0

I have read numerous posts about how to do exactly this and I can not get this to work. I have a table with a nvarchar(max) column that can potentially contain dozens of pages worth of text. I need to split this into separate rows where each carriage return is entered (to split out the paragraphs).
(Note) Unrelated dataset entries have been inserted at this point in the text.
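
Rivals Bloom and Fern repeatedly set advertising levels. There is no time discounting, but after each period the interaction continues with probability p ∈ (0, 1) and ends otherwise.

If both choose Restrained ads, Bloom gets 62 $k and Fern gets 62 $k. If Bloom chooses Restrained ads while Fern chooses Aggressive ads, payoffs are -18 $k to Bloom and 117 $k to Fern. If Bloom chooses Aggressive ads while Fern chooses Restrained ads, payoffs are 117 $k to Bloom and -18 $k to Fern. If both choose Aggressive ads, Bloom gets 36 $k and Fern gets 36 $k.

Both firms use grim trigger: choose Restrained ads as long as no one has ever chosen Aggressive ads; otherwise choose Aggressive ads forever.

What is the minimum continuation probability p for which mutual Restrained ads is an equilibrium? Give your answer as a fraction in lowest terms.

55/81

Expected cooperation value is 62 + p·62 + p²·62 + … = 62/(1−p); deviation gives 117 + p·36/(1−p).
62 ≥ 117(1−p) + 36p ⇒ 81p ≥ 55 ⇒ p ≥ 55/81.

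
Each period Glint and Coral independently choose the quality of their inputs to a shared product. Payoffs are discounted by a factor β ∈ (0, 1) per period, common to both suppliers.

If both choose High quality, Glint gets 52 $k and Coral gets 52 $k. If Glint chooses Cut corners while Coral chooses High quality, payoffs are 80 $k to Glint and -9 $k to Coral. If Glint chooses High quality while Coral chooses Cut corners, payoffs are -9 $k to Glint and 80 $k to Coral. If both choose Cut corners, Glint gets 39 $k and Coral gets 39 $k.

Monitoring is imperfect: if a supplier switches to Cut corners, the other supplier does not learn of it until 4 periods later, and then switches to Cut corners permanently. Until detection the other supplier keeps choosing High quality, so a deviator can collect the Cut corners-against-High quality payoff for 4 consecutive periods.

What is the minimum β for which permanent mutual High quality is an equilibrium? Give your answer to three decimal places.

Deviating for the 4 undetected periods gains 80−52 = 28 per period over cooperation, then loses 52−39 = 13 per period forever once punishment starts.
Gain: 28(1 + β + … + β^3); loss: 13·β^4/(1−β).
No profitable deviation ⇔ 28(1−β^4) ≤ 13·β^4, i.e. β^4 ≥ 28/(28+13) = 28/41.
Hence β ≥ (28/41)^(1/4) ≈ 0.909.

0.909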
I found the below function:

CREATE FUNCTION [dbo].[udf-Str-Parse] 
    (@String varchar(max), @Delimiter varchar(10))
Returns Table 
As
    Return 
        (Select 
             RetSeq = Row_Number() over (Order By (Select null)),
             RetVal = LTrim(RTrim(B.i.value('(./text())[1]', 'varchar(max)')))
         From 
             (Select x = Cast('<x>'+ Replace(@String, @Delimiter, '</x><x>') + '</x>' as xml).query('.')) as A 
         Cross Apply 
             x.nodes('x') AS B(i)
);

I have tested this on a simple dummy table using spaces as a delimiter and it works, but when I try this on my actual table with text using the following code query;

Select 
    A.AssignmentID, Notes = B.RetVal
From  
    dbo.Assignments A
Cross Apply 
    [dbo].[udf-Str-Parse](A.TitleNotes, char(13)) B
Where 
    AssignmentID = 20

I get the following message:

Msg 9411, Level 16, State 1, Line 1
XML parsing: line 2, character 127, semicolon expected

I have tried using different delimiters other than char(13), including spaces like with my simple table example, but I just get errors expecting semicolons.
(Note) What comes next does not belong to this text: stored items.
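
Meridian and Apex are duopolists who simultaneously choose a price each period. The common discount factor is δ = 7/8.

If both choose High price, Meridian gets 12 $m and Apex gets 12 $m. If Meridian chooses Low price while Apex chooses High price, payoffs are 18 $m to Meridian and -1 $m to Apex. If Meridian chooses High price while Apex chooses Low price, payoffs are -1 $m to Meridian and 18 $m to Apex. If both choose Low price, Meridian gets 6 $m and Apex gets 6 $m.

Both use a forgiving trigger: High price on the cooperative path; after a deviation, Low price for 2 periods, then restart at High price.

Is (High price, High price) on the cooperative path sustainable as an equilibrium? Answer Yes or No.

Comparing payoff streams over the 3 periods until play realigns: cooperate → 12(1+δ+…+δ^2); deviate → 18 + 6(δ+…+δ^2).
Cooperation is sustained iff (12−6)(δ+…+δ^2) ≥ 18−12.
δ+…+δ^2 = 7/8·(1−(7/8)^2)/(1−7/8) = 1.6406, and (18−12)/(12−6) = 1.0000.
1.6406 ≥ 1.0000, so cooperation is sustainable.

Yes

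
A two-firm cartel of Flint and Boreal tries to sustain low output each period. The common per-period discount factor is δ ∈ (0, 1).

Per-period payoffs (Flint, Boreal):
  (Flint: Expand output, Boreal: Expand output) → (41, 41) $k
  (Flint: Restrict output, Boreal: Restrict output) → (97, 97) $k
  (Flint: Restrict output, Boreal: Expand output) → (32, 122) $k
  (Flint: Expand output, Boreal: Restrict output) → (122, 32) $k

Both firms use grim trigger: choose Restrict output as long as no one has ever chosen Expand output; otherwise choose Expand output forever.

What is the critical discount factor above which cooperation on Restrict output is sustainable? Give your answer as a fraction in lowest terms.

Under grim trigger the critical discount factor is (T−C)/(T−P) with T = 122, C = 97, P = 41.
δ* = (122−97)/(122−41) = 25/81.

25/81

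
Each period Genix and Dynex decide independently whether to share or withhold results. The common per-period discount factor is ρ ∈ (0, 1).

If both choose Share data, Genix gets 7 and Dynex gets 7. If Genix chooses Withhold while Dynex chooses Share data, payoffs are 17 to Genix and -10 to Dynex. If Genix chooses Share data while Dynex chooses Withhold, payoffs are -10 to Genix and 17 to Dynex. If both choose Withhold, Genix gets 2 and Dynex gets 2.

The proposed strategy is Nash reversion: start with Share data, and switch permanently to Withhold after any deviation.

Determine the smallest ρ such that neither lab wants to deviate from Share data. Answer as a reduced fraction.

Cooperation forever yields 7 each period: 7/(1−ρ).
Deviating yields 17 once, then 2 forever: 17 + 2ρ/(1−ρ).
No profitable deviation requires 7/(1−ρ) ≥ 17 + 2ρ/(1−ρ).
Multiplying by (1−ρ): 7 ≥ 17(1−ρ) + 2ρ = 17 − 15ρ.
So 15ρ ≥ 10, i.e. ρ ≥ 10/15 = 2/3.

2/3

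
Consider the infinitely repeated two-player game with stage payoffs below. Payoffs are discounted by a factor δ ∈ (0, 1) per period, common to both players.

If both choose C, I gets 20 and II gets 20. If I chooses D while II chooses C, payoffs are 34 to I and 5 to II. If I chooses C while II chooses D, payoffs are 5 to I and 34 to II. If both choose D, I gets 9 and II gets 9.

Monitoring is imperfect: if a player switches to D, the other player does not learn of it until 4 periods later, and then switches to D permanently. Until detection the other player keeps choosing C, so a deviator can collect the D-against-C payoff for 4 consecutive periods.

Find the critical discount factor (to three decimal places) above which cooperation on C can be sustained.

0.865

The best deviation is to choose D for all 4 undetected periods, earning 34 each, then 9 forever once detected.
Deviation value: 34(1−δ^4)/(1−δ) + 9δ^4/(1−δ); cooperation value: 20/(1−δ).
IC: 20 ≥ 34(1−δ^4) + 9δ^4 = 34 − 25δ^4.
So δ^4 ≥ 14/25, giving δ ≥ (14/25)^(1/4) ≈ 0.865.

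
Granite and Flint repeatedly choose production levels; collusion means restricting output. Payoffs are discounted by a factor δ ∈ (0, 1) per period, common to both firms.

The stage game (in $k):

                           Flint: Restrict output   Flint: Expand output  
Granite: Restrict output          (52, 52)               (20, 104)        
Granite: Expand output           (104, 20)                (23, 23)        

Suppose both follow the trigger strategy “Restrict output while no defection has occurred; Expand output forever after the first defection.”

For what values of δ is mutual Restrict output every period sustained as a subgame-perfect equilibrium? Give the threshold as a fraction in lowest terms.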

Does anyone see what I am doing wrong?

marc_s
  • 732,580
  • 175
  • 1,330
  • 1,459
  • 1
    Does your actual data contain any embedded `<` or `>` characters? Or, worse yet, any embedded XML-like syntax (e.g. ``)? – Forty3 Dec 13 '17 at 19:31
  • The text entered wouldn't be any sort of code and contains a lot of comments about title documents. It may be possible for there to be some < or > characters, though I would be surprised to see them. – user2638607 Dec 13 '17 at 19:37
  • I checked checked the text in the particular AssigmentID=20 used in the code above and there aren't any. – user2638607 Dec 13 '17 at 19:38
  • I came across this SO answer [XML Semicolon needed](https://stackoverflow.com/a/40295835/3485669) which may shed some light. tl;dr; - check to make sure your text doesn't contain ampersands. – Forty3 Dec 13 '17 at 19:41
  • Awesome, I changed my select statement to include a replace function to change '&' to '&' and it works beautifully. I suppose I'll need to also make sure < > get replaced if they are entered. Thanks so much. – user2638607 Dec 13 '17 at 19:52
  • Or perhaps it's time to choose [another string splitting function...](https://sqlperformance.com/2012/07/t-sql-queries/split-strings) – Zohar Peled Dec 13 '17 at 19:53
  • with SQL Server 2012 you don't need to reinvent the wheel. Just use `string_split` function. – Alex Kudryashev Dec 13 '17 at 20:45
  • @AlexKudryashev `strig_split` was added on 2016 version... – Zohar Peled Dec 14 '17 at 09:31
  • @ZoharPeled In my SQL 2012-sp3 (v11.0.6251) `string_split` exists and works. – Alex Kudryashev Dec 14 '17 at 16:59
  • @AlexKudryashev That is strange. According to [official documentation](https://learn.microsoft.com/en-us/sql/t-sql/functions/string-split-transact-sql) it was released in 2016 version. Are you sure this isn't just the version of your SSMS? – Zohar Peled Dec 14 '17 at 17:23

1 Answers1

0

It's my function:

CREATE FUNCTION [dbo].[FN_SPLIT](@Long_str varchar(max),@split_str varchar(100))    
RETURNS  @tmp TABLE(        
    ID      inT IDENTITY PRIMARY KEY,      
    SPLIT   varchar(max)    
)    
AS   
BEGIN 
    DECLARE @sxml XML


    SET @sxml='<r><n>'+REPLACE(@Long_str,@split_str,'</n><n>')+'</n></r>'
        INSERT INTO @tmp([SPLIT])
        SELECT b.value('.','varchar(max)') FROM @sxml.nodes('r/n') AS s(b)
    RETURN     
END
Nolan Shang
  • 2,312
  • 1
  • 14
  • 10